Are you thinking, “But surely we don’t let the poor die if they get sick and don’t have insurance, do we?” Well, no! The poor and uninsured usually wait until their illness gets to the emergency stage. Then they go to the emergency room at the hospital, where they can’t be refused treatment. It is illegal for a hospital to refuse to treat a person in an emergency, so an uninsured person’s first contact with a doctor is often in the ER. But who pays for that? Well, the hospital charges the 84% who have health insurance for the unpaid bills of the uninsured 16%. So it is true that everyone in America, including the poor and the uninsured do eventually get healthcare. They get it in the ER, which just happens to be the most expensive form of treatment. In addition, waiting until a condition reaches a critical point before seeing a doctor often ends in premature death. It was recently reported in a Harvard University study that 44,000 Americans die prematurely each year because of not having health insurance.
But is America satisfied with this arrangement? Is there an urgent need to fix the system? “If it ain’t broke, don’t fix it!” as the saying goes. The problem is that even if we are happy with things today, we won’t be happy in a few years. At an eight percent annual increase in the cost of medical care, (the current rate of increase) healthcare expenditures will double from 16% of GDP today to 32% of GDP by 2019. How do I know that this will happen by 2019? It is easily calculated with the Rule of 72.
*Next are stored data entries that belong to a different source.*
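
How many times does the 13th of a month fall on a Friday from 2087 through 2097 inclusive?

19

Friday-the-13ths by year:
2087: Jun
2088: Feb, Aug
2089: May
2090: Jan, Oct
2091: Apr, Jul
2092: Jun
2093: Feb, Mar, Nov
2094: Aug
2095: May
2096: Jan, Apr, Jul
2097: Sep, Dec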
(The rule of 72 is a mathematical identity that shows that something growing at the rate of x% /period will double in 72/x periods. For example, if healthcare cost rises at 8% per year, the cost will double every 72/8 = 9 years. To test this, take a calculator, put in $100, and then multiply it by1.08. The answer is $108. Multiply each successive answer by 1.08 eight more times. The result is $199.90, about double what you started with)
If in 2019, 32% of GDP will be represented by healthcare, how can we afford to pay for it? By most estimates we won’t. People will still have to provide housing, food, transportation, clothing etc for their existence. Today the average household is living to the hilt of its income. At this rate Americans in 2019 will have to cut back severely on housing, food, transportation and everything else just to pay for healthcare.
This situation is unsustainable and has to be fixed soon. The Congress has been trying to create healthcare options, but many of the people who stand to benefit from this action are against it. This is so not because they don’t want help or need help, but because they have been persuaded to oppose it by the use of the same buzz words that were used to rile up Americans against Russia during the cold war. During this period, 1945 through 1989, the word socialism was used to mean something evil and sinister that was associated with Russia, China, Cuba and other socialist countries**. In today’s politics the word refers to any program provided by the government, and this also has taken on a negative connotation.